Site Isolation wants to restrict / lock-down which origins a particular renderer can talk to. This goal seems incompatible with the ability to send CSP violation reports to any cross-origin.
This problem is somewhat similar the problem of allowing any cross-origin fetches from Content Scripts - see issue 726951 .
There are 2 CSP directives that might result in an HTTP POST with report violation data: 'report-uri' and 'report-to'.
'report-uri' is being deprecated and replaced with 'report-to' (which builds on top of the new reporting API spec/feature - http://wicg.github.io/reporting/).
Both 'report-uri' and the Reporting API seem to allow reporting to a cross-origin destination. In particular, there are tests for 'report-uri' that (AFAICT) validate that a cross-site report was successful: third_party/WebKit/LayoutTests/http/tests/security/contentSecurityPolicy/report-cross-origin-no-cookies.php
AFAIK, both 'report-uri' and 'report-to' can be declared inside a <meta> element (and so both are parsed inside a renderer and can be lied about by a compromised renderer).

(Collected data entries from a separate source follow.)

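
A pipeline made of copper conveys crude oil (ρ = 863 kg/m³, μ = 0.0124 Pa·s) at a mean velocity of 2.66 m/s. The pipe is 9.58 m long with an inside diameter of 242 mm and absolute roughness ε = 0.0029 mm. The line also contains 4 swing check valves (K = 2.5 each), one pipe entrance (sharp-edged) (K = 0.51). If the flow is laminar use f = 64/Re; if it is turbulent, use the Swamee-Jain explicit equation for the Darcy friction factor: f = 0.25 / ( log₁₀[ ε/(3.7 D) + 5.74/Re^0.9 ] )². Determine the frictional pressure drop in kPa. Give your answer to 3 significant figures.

Reynolds number Re = ρVD/μ = 863 · 2.66 · 0.242 / 0.0124 = 4.48e+04.
Re > 4000 → turbulent. Relative roughness ε/D = 2.9e-06/0.242 = 1.2e-05. Swamee-Jain: f = 0.25/(log₁₀[1.2e-05/3.7 + 5.74/4.48e+04^0.9])² = 0.25/(log₁₀[3.24e-06 + 0.000374])² = 0.25/(-3.423)² = 0.02133.
Total minor-loss coefficient ΣK = 4·2.5 + 1·0.51 = 10.5.
ΔP = [f·L/D + ΣK]·(ρV²/2) = [0.02133·9.58/0.242 + 10.5]·(863·2.66²/2) = [0.8444 + 10.5]·3053 = 3.467e+04 Pa.
ΔP = 3.467e+04 Pa = 34.7 kPa.

ΔP ≈ 34.7 kPa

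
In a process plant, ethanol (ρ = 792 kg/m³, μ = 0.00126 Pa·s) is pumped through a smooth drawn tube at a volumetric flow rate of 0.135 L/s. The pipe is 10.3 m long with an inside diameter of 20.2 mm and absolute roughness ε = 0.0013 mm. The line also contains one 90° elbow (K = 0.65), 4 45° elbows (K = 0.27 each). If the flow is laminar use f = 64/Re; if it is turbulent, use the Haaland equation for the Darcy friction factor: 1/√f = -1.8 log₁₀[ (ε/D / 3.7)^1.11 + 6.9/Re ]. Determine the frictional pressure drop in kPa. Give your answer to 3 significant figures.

Q = 0.135 L/s = 0.135/1000 = 0.000135 m³/s.
Cross-sectional area A = πD²/4 = π(0.0202)²/4 = 0.0003205 m²; mean velocity V = Q/A = 0.000135/0.0003205 = 0.4213 m/s.
Reynolds number Re = ρVD/μ = 792 · 0.4213 · 0.0202 / 0.00126 = 5349.
Re > 4000 → turbulent. Relative roughness ε/D = 1.3e-06/0.0202 = 6.44e-05. Haaland: 1/√f = -1.8 log₁₀[(6.44e-05/3.7)^1.11 + 6.9/5349] = -1.8 log₁₀[5.21e-06 + 0.00129] = 5.198, so f = 0.03701.
Total minor-loss coefficient ΣK = 1·0.65 + 4·0.27 = 1.73.
ΔP = [f·L/D + ΣK]·(ρV²/2) = [0.03701·10.3/0.0202 + 1.73]·(792·0.4213²/2) = [18.87 + 1.73]·70.27 = 1448 Pa.
ΔP = 1448 Pa = 1.45 kPa.

ΔP ≈ 1.45 kPa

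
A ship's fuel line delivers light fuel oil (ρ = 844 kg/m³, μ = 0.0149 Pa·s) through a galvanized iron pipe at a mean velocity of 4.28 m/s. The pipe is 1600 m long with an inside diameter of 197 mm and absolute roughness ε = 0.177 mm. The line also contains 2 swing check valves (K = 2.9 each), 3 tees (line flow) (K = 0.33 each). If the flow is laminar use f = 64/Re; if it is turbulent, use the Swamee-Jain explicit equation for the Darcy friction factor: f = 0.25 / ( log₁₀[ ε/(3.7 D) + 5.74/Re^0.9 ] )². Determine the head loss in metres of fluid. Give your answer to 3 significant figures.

Reynolds number Re = ρVD/μ = 844 · 4.28 · 0.197 / 0.0149 = 4.776e+04.
Re > 4000 → turbulent. Relative roughness ε/D = 0.000177/0.197 = 0.000898. Swamee-Jain: f = 0.25/(log₁₀[0.000898/3.7 + 5.74/4.776e+04^0.9])² = 0.25/(log₁₀[0.000243 + 0.000353])² = 0.25/(-3.225)² = 0.02404.
Total minor-loss coefficient ΣK = 2·2.9 + 3·0.33 = 6.79.
ΔP = [f·L/D + ΣK]·(ρV²/2) = [0.02404·1600/0.197 + 6.79]·(844·4.28²/2) = [195.2 + 6.79]·7730 = 1.562e+06 Pa.
Head loss h_f = ΔP/(ρg) = 1.562e+06/(844·9.81) = 189 m.

h_f ≈ 189 m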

I think that the test above specifically verifies that the CSP violation report is sent *without* cookies (I am guessing that this corresponds to WebURLRequest::kFetchCredentialsModeSameOrigin). So maybe there is no problem. OTOH, the Reporting API spec says in http://wicg.github.io/reporting/#send-reports to include credentials.
Reporting of CSP violations currently goes through PingLoader::SendViolationReport. This class is responsible for other HTML requests, including processing of "ping" attribute of anchor (<a>) elements - interestingly the other kind of pings is restricted to same origin (i.e. I see a check for frame->GetDocument()->GetSecurityOrigin()->CanAccess(ping_origin.Get())).